Often I find that I gain spiritual insight while reading or listening to motivational or sales training, and just as often find great sales training insight while listening to spiritual training. When I was doing a lot of public speaking, I often found seminars in nearly everything, movies, sporting events, watching people rise to the occasion. However, once I was thunderstruck by the power in James 1:8 "A double minded man is unstable in all his ways."
What does that mean? I have heard more than one preacher teach this lesson, unfortunately none really stuck with me, none reached me and got my attention until one day driving down 465 listening to Byrdie Yager speak on this topic. She is a very wise woman, well versed in the scriptures, in business, and in human relationships from years of experience that would be hard to duplicate. When I heard her talk it caused me to do a double take, pull off the next ramp, stop my car and listen over and over again. What she said was "A double minded man is unstable in all his ways," and what that meant to her "You can't hold two diverse and opposing thoughts on any subject at the same time." In other words, you can't as a sales person talk to your clients about how this is the greatest product, home, neighborhood, widget, whatever in the world, and then talk to your co-workers, spouse, friends, bartender, whoever what a dog it is. You can't hold two opinions at the same time. If you try, and many do, then you are double minded, and unstable, and your clients will instinctively know it. They feel it at a subconscious level, it is if they smell it on you.
My belief has long been that sales is nothing but the transference of emotions. I believe a sale is made in every meeting, either they are sold to believe about your product just as you do, or you were sold to believe their reason for not buying just as they do. The first part of that is what we are going to discuss here. Do you want your prospect to believe the same way about your product as you do? Do you? I hope so, if not maybe the next sale you need to make is to you, or find something else to do. Unless you have the emotional disconnect of a con-man, which I hope you don't, what you really believe is what will be the guiding force in each transaction.

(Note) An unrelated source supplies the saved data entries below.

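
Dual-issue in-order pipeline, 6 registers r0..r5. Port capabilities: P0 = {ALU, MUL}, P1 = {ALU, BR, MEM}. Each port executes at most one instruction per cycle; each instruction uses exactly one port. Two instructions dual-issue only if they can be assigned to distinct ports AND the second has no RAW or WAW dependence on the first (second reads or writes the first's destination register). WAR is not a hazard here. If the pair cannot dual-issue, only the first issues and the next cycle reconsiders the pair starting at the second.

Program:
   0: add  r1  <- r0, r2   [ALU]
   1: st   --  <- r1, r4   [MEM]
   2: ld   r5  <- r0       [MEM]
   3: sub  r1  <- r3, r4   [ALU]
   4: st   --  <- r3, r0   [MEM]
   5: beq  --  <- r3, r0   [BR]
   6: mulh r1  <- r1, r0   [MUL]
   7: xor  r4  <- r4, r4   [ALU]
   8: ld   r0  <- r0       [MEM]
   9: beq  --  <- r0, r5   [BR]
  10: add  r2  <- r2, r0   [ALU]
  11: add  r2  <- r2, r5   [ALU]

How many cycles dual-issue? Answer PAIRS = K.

t=0 i0:add ; RAW r1
t=1 i1:st ; no-port MEM/MEM
t=2 i2&i3:ld/sub ; dual
t=3 i4:st ; no-port MEM/BR
t=4 i5&i6:beq/mulh ; dual
t=5 i7&i8:xor/ld ; dual
t=6 i9&i10:beq/add ; dual
t=7 i11:add ; tail

PAIRS = 4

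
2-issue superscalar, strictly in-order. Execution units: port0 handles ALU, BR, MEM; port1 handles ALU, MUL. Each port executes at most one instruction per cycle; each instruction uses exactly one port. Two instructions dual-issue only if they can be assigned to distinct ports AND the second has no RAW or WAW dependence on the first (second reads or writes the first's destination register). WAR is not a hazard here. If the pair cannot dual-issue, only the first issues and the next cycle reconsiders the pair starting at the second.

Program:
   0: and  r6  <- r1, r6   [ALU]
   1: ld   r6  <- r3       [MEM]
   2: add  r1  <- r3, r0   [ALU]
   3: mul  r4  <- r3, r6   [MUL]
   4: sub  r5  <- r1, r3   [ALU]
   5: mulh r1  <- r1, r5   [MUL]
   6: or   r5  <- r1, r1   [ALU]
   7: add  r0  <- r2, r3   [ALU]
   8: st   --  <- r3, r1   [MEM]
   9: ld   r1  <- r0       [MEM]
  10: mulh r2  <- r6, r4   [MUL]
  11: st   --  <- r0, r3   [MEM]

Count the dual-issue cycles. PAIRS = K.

  cy0 -> i0 (and) WAW r6
  cy1 -> i1+i2 (ld add) pair
  cy2 -> i3+i4 (mul sub) pair
  cy3 -> i5 (mulh) RAW r1
  cy4 -> i6+i7 (or add) pair
  cy5 -> i8 (st) no-port MEM/MEM
  cy6 -> i9+i10 (ld mulh) pair
  cy7 -> i11 (st) tail

PAIRS = 4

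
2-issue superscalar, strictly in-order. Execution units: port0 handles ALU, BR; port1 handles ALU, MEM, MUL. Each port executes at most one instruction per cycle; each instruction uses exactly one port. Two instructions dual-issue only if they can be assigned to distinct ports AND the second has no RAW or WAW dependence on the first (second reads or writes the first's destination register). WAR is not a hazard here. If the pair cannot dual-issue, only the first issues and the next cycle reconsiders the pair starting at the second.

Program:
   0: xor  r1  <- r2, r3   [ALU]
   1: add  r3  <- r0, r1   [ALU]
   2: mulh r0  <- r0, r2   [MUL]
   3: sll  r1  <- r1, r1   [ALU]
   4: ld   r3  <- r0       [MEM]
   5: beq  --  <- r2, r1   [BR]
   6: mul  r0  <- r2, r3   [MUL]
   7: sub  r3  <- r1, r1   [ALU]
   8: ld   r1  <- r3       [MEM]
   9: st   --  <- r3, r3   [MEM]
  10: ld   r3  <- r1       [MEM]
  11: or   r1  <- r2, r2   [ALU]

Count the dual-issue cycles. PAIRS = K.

PAIRS = 4

0. xor @i0  | RAW r1
1. add mulh @i1,i2  | dual
2. sll ld @i3,i4  | dual
3. beq mul @i5,i6  | dual
4. sub @i7  | RAW r3
5. ld @i8  | no-port MEM/MEM
6. st @i9  | no-port MEM/MEM
7. ld or @i10,i11  | dual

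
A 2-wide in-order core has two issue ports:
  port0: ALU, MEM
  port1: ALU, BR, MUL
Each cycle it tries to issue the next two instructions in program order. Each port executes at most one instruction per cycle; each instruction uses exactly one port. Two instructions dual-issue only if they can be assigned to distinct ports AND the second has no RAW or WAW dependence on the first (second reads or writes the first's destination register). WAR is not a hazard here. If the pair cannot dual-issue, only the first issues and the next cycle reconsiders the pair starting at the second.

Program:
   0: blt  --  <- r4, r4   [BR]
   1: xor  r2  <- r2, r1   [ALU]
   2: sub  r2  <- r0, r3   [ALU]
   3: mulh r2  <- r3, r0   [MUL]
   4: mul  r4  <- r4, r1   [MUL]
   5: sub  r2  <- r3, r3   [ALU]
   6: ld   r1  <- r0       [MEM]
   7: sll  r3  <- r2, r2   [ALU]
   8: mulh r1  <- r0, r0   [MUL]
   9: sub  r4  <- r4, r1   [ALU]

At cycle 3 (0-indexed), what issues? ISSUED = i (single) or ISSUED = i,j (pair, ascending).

ISSUED = 4,5

c0: i0/i1 blt xor  2-wide
c1: i2 sub  WAW r2
c2: i3 mulh  no-port MUL/MUL
c3: i4/i5 mul sub  2-wide
c4: i6/i7 ld sll  2-wide
c5: i8 mulh  RAW r1
c6: i9 sub  tail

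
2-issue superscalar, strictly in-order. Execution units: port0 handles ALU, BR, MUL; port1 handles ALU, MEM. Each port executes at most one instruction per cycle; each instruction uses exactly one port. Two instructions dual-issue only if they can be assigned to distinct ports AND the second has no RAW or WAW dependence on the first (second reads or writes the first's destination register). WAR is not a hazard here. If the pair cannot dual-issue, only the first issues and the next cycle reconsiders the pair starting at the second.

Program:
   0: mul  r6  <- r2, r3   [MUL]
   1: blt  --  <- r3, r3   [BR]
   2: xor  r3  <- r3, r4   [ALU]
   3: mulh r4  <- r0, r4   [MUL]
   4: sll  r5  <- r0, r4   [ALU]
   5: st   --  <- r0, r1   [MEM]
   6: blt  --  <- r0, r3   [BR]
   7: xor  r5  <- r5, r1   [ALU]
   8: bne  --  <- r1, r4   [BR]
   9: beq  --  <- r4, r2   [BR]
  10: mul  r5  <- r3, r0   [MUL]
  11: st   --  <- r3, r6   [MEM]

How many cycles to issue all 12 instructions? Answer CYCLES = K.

CYCLES = 8

c0: i0 mul  no-port MUL/BR
c1: i1+i2 blt;xor  dual
c2: i3 mulh  RAW r4
c3: i4+i5 sll;st  dual
c4: i6+i7 blt;xor  dual
c5: i8 bne  no-port BR/BR
c6: i9 beq  no-port BR/MUL
c7: i10+i11 mul;st  dual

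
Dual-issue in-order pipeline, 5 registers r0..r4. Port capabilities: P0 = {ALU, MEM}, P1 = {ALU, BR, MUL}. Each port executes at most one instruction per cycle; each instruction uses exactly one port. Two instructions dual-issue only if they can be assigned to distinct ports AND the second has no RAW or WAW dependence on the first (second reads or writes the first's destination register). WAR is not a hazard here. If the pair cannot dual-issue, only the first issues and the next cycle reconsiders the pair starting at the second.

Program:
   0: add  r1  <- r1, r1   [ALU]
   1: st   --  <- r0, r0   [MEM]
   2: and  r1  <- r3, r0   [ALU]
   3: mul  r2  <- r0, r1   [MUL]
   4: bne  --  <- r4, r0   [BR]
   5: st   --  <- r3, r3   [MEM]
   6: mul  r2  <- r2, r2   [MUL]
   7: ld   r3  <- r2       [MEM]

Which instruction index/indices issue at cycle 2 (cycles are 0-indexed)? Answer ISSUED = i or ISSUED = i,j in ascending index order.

ISSUED = 3

c0: i0,i1 add.ALU+st.MEM  pair
c1: i2 and.ALU  RAW r1
c2: i3 mul.MUL  no-port MUL/BR
c3: i4,i5 bne.BR+st.MEM  pair
c4: i6 mul.MUL  RAW r2
c5: i7 ld.MEM  tail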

The reason this hit me so hard was it was the end of a story that I had told and taught for years, but in my telling it, I missed the most important part. I took a job trying to revive a community that had so many mistakes made in the launch that it was almost like asking Lazarus to come forth. It was a beautiful community called Lake Charlevoix. It had been languishing for 6 years with only 3 sold homes in it, with 7 specs that were 5 years old. Our next door neighbors were morning drive time radio personalities, Bob and Tom on WFBQ, who often would speak of the sun rising over the for sale signs at Lake Charlevoix. I am not sure that I could have survived the first few months of trying to turn it around, if not for all my friends in the building, Real Estate, and mortgage business that would laugh out loud at me when I told them where I was. There is no better motivation than being laughed at! It took a while, but we turned it around to where one day I was called by the sales manager from a custom community on the West side and wanted to meet and discuss marketing ideas for his community. I agreed, but asked how he heard of me. His response blew me away, that both BAGI and MIBOR told him that I was the best at marketing high end communities. I didn't laugh while he was on the phone, but thought if that was true, it might be scary since I was winging it by the seat of my pants. All I really did, was what I always did to turn around communities that were slow, was to "change the attitude." In other words, no one heard anything about my community but great news, I would employ the 3' rule, where anyone who came within 3' of me was going to hear about the "great news" of the new and improved, exciting, successes that either had just happened or were about to in my community! It didn't matter if it was someone who was lost looking for directions, the print shop, the Subway shop, every one of the 1,100 Realtors that I handed out a flier to their desk every week, every builder I tried to convince to come and build in Lake Charlevoix.
What I thought the moral of the story was the story of concentric circles in a pond, when you throw in a pebble and the circles go out, and then bounce back from the shore to where the pebble was thrown. I believed this was the story, I had told so many people that I was the best (that was the marketing campaign, everyone knew nothing else had changed so I sold me in partnership with the community) that it came back to me. I have taught this over and over, how you must put the positive message out everywhere, with everyone and it will come back to you.
When I heard Byrdie, and the double minded man, and realized I missed the point of my own story. It dawned on me, there was someone in everyone of those encounters who heard that positive message, who heard how great it was, it was me. I never heard my voice say anything but edifying, positive things about my community and product. No one on the planet believed in my message as dearly as did I, so when my clients heard it they were able to catch my belief in the transfer of emotions.
If you are not satisfied with your sales, you might consider thinking this idea through. I swear by it for myself. You can do it!